Monks on award shortlist
DOCUMENTARY ON TRAPPIST MONKS MAKES SHORTLIST FOR TV AWARDS
“Independent filmmaking can be a lonely journey, a project can take several years to complete, so to be nominated for a prestigious award is a great opportunity
A documentary which chronicled the lives of monks at a Leicestershire monastery has been nominated for a top TV award.
Brotherhood: The Inner Life of Monks, which aired on BBC Four earlier this year, is one of four nominees in the best documentary category at the Royal Television Society (RTS) Midlands awards.
The film, by documentary maker Nick Hamer, offers a rare insight into life at Mount St Bernard Abbey, near Coalville, chronicling an important time in the abbey’s history as the monks struggled to cope with dwindling numbers in their ranks.
Founded in 1835, Mount St Bernard Abbey is the only remaining Trappist monastery in England and for years those who lived at the abbey supplemented their lifestyle through the on-site dairy farm.
However, financial troubles meant that was no longer viable and a new, if unexpected route, opened up to the monks - brewing their own beer, thus renewing a northern European tradition that had died out in Britain.
Captured in the documentary from its inception to the first bottles hitting their shop’s shelves, the journey of Tynt Meadow - as the beer is called - is contrasted against the serenity of the daily life and eventual death of a monk at Mount St Bernard Abbey.
Filmed prior to the pandemic, film-maker Nick was delighted at the nomination.
“I’m really pleased to be nominated for a Royal Television Society Award, it’s tremendously encouraging to receive this accolade,” he said.
“Independent filmmaking can be a lonely journey, a project can take several years to complete, so to be nominated for a prestigious award is a great opportunity to connect with other filmmakers and the wider TV and film industry.”
Upon its TV broadcast, Brotherhood: The Inner Life of Monks, gained rave reviews from critics and will vie for the RTS best documentary crown against Bhangra Or Bust (the battle to be crowned Britain’s best bhangra dancers), Hospital (insight into London’s Imperial College Healthcare NHS Trust) and A Girl Can Touch the Sky (tradition and progress collide as a former Krishna monk is driven to re-examine the traditional roles of the sexes on a life-changing journey across India).

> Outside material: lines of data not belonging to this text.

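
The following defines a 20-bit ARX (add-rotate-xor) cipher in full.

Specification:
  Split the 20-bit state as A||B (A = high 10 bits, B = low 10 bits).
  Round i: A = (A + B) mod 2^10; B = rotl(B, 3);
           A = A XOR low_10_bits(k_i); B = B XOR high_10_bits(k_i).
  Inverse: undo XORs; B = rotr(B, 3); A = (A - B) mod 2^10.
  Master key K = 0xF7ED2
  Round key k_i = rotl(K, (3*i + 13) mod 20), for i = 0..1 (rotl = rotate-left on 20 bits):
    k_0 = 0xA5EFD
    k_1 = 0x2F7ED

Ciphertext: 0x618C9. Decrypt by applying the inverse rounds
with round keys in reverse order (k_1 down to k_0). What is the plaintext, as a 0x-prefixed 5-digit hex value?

0x83493

s_0 = ciphertext = 0x618C9
s_1 = InvRound(s_0, k_1) = 0x1760E
s_2 = InvRound(s_1, k_0) = 0x83493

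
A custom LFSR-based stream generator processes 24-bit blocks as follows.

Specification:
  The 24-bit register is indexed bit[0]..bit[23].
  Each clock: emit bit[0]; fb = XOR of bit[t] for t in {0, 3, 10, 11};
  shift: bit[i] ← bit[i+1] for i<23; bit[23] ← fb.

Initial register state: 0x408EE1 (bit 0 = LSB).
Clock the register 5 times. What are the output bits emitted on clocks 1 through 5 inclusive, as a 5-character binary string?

10000

reg_0 = 0x408EE1
clock 1: out=1, reg = 0xA04770
clock 2: out=0, reg = 0xD023B8
clock 3: out=0, reg = 0xE811DC
clock 4: out=0, reg = 0xF408EE
clock 5: out=0, reg = 0x7A0477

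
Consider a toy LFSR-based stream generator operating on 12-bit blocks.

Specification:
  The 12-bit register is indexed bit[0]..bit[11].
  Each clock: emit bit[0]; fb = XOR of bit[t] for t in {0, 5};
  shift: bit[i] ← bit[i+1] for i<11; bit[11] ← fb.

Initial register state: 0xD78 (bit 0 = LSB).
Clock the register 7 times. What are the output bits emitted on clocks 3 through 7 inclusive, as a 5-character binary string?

01111

reg_0 = 0xD78
clock 1: out=0, reg = 0xEBC
clock 2: out=0, reg = 0xF5E
clock 3: out=0, reg = 0x7AF
clock 4: out=1, reg = 0x3D7
clock 5: out=1, reg = 0x9EB
clock 6: out=1, reg = 0x4F5
clock 7: out=1, reg = 0x27A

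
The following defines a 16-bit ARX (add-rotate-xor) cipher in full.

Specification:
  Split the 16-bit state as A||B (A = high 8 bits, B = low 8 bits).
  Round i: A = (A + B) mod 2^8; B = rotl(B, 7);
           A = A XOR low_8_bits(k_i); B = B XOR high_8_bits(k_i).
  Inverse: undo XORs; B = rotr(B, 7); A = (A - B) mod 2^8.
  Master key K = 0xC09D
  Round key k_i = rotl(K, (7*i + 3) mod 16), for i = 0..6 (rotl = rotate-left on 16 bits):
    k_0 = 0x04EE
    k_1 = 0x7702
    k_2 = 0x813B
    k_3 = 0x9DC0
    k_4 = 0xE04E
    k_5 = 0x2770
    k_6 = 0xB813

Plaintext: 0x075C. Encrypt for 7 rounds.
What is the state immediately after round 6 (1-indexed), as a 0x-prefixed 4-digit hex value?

0xC126

s_0 = plaintext = 0x075C
s_1 = Round(s_0, k_0) = 0x8D2A
s_2 = Round(s_1, k_1) = 0xB562
s_3 = Round(s_2, k_2) = 0x2CB0
s_4 = Round(s_3, k_3) = 0x1CC5
s_5 = Round(s_4, k_4) = 0xAF02
s_6 = Round(s_5, k_5) = 0xC126
s_7 = Round(s_6, k_6) = 0xF4AB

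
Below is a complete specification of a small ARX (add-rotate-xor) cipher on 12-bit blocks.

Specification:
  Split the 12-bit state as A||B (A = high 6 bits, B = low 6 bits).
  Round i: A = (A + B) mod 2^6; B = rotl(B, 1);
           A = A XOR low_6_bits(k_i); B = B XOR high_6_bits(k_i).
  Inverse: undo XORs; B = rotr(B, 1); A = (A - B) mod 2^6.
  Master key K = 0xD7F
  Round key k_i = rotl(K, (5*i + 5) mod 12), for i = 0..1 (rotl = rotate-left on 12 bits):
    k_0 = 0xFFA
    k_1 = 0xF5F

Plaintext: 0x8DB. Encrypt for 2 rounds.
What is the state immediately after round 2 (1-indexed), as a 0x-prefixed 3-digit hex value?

0x4AF

s_0 = plaintext = 0x8DB
s_1 = Round(s_0, k_0) = 0x109
s_2 = Round(s_1, k_1) = 0x4AF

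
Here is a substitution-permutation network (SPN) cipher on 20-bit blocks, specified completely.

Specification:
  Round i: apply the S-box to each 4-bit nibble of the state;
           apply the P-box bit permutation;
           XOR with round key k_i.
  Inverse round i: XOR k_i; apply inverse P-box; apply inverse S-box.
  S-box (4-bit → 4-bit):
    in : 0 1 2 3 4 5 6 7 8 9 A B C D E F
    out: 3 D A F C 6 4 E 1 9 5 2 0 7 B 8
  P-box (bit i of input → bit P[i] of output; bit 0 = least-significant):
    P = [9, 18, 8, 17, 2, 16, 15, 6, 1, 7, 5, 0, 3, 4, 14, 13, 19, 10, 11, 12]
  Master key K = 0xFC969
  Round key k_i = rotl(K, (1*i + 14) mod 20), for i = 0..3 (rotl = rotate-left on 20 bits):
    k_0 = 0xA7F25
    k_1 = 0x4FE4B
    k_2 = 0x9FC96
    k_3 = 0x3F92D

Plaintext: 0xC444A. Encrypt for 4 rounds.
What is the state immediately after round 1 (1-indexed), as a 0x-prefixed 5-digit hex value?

0xA9C44

s_0 = plaintext = 0xC444A
s_1 = Round(s_0, k_0) = 0xA9C44
s_2 = Round(s_1, k_1) = 0xE5703
s_3 = Round(s_2, k_2) = 0x6AB23
s_4 = Round(s_3, k_3) = 0x4B2E5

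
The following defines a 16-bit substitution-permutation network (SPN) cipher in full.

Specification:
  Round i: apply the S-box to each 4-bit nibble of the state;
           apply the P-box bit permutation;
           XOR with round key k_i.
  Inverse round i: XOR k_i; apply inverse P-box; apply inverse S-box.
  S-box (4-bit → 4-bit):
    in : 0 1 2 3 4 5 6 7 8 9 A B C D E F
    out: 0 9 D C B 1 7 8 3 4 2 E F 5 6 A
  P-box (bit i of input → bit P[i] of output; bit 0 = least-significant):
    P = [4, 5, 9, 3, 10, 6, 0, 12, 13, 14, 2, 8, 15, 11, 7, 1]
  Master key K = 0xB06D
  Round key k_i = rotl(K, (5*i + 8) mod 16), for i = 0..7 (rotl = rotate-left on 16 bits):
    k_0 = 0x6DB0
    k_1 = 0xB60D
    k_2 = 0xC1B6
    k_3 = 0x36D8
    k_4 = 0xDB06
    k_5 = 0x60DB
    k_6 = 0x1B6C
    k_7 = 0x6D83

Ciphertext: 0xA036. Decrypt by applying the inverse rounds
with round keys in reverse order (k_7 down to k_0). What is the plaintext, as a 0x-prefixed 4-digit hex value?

0xF9F0

s_0 = ciphertext = 0xA036
s_1 = InvRound(s_0, k_7) = 0x6BD8
s_2 = InvRound(s_1, k_6) = 0x9678
s_3 = InvRound(s_2, k_5) = 0x282E
s_4 = InvRound(s_3, k_4) = 0x547B
s_5 = InvRound(s_4, k_3) = 0x389E
s_6 = InvRound(s_5, k_2) = 0x847F
s_7 = InvRound(s_6, k_1) = 0x75F6
s_8 = InvRound(s_7, k_0) = 0xF9F0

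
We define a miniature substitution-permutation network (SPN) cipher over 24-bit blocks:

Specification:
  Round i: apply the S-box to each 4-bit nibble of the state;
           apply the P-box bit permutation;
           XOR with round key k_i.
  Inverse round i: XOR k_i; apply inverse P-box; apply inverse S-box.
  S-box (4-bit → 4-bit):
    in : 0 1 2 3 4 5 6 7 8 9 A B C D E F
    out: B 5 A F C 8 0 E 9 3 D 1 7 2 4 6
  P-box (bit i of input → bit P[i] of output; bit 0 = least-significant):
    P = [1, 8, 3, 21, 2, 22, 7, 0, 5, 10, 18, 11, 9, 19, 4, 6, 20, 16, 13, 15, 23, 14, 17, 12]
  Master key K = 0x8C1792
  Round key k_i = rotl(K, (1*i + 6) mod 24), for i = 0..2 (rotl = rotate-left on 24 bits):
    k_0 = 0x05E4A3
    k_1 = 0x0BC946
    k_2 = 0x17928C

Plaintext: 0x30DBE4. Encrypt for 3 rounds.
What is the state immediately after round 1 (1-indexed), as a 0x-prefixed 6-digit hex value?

0xBE340B

s_0 = plaintext = 0x30DBE4
s_1 = Round(s_0, k_0) = 0xBE340B
s_2 = Round(s_1, k_1) = 0xC7E311
s_3 = Round(s_2, k_2) = 0x907E32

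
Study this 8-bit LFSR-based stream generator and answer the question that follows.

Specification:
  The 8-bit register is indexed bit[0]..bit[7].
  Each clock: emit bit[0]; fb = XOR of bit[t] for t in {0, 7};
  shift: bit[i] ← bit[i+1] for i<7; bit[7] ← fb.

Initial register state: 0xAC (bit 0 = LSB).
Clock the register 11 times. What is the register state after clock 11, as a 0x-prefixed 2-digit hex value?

reg_0 = 0xAC
clock 1: out=0, reg = 0xD6
clock 2: out=0, reg = 0xEB
clock 3: out=1, reg = 0x75
clock 4: out=1, reg = 0xBA
clock 5: out=0, reg = 0xDD
clock 6: out=1, reg = 0x6E
clock 7: out=0, reg = 0x37
clock 8: out=1, reg = 0x9B
clock 9: out=1, reg = 0x4D
clock 10: out=1, reg = 0xA6
clock 11: out=0, reg = 0xD3

0xD3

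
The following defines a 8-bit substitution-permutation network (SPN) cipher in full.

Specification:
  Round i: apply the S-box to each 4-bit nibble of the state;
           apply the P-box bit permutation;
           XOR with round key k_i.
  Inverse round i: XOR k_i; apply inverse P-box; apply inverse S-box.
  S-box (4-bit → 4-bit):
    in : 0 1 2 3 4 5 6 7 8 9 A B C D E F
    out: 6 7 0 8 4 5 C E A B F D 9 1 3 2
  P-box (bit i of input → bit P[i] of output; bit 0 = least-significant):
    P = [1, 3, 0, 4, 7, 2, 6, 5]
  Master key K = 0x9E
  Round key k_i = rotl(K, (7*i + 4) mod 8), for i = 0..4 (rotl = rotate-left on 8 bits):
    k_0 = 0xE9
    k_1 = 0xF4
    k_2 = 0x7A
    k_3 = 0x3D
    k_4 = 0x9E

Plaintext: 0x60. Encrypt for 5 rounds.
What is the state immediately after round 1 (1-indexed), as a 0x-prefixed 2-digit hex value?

0x80

s_0 = plaintext = 0x60
s_1 = Round(s_0, k_0) = 0x80
s_2 = Round(s_1, k_1) = 0xD9
s_3 = Round(s_2, k_2) = 0xE0
s_4 = Round(s_3, k_3) = 0xB0
s_5 = Round(s_4, k_4) = 0x77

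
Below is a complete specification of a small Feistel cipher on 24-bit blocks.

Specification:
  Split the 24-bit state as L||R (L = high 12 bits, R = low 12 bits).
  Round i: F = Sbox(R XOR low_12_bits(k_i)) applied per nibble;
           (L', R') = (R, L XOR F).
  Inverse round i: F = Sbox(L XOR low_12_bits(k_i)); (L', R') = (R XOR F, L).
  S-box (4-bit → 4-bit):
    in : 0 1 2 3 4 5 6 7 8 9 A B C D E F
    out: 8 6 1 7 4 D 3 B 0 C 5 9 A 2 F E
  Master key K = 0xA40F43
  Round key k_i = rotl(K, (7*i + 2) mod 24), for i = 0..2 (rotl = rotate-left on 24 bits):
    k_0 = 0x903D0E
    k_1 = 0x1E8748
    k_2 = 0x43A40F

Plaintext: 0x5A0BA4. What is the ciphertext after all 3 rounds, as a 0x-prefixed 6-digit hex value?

s_0 = plaintext = 0x5A0BA4
s_1 = Round(s_0, k_0) = 0xBA46F5
s_2 = Round(s_1, k_1) = 0x6F5D36
s_3 = Round(s_2, k_2) = 0xD36A89

0xD36A89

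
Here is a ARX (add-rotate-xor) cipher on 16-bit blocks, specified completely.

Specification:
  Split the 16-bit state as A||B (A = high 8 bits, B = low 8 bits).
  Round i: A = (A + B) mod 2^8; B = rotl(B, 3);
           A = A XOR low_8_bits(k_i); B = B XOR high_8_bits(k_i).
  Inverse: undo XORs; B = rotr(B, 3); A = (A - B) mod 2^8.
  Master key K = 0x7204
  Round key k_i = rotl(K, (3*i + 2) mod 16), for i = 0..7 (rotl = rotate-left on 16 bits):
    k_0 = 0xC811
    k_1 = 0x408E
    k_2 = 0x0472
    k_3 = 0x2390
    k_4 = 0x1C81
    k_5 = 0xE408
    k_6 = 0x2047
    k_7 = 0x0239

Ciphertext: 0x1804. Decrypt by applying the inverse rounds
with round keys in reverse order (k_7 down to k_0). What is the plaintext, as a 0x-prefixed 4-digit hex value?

0x6F2E

s_0 = ciphertext = 0x1804
s_1 = InvRound(s_0, k_7) = 0x61C0
s_2 = InvRound(s_1, k_6) = 0x0A1C
s_3 = InvRound(s_2, k_5) = 0xE31F
s_4 = InvRound(s_3, k_4) = 0x0260
s_5 = InvRound(s_4, k_3) = 0x2A68
s_6 = InvRound(s_5, k_2) = 0xCB8D
s_7 = InvRound(s_6, k_1) = 0x8CB9
s_8 = InvRound(s_7, k_0) = 0x6F2E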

The ceremony, which is being hosted virtually on National Television Day - November 21 - will, according to Nick, be celebrated in appropriate fashion, irrespective of the result.
“It’s a little disappointing that a live event is not taking place, but I’ll certainly be taking part virtually and toasting whoever wins with a bottle of Tynt Meadow,” he said.
■ Brotherhood: The Inner Life of Monks is still available to watch on the BBC iPlayer.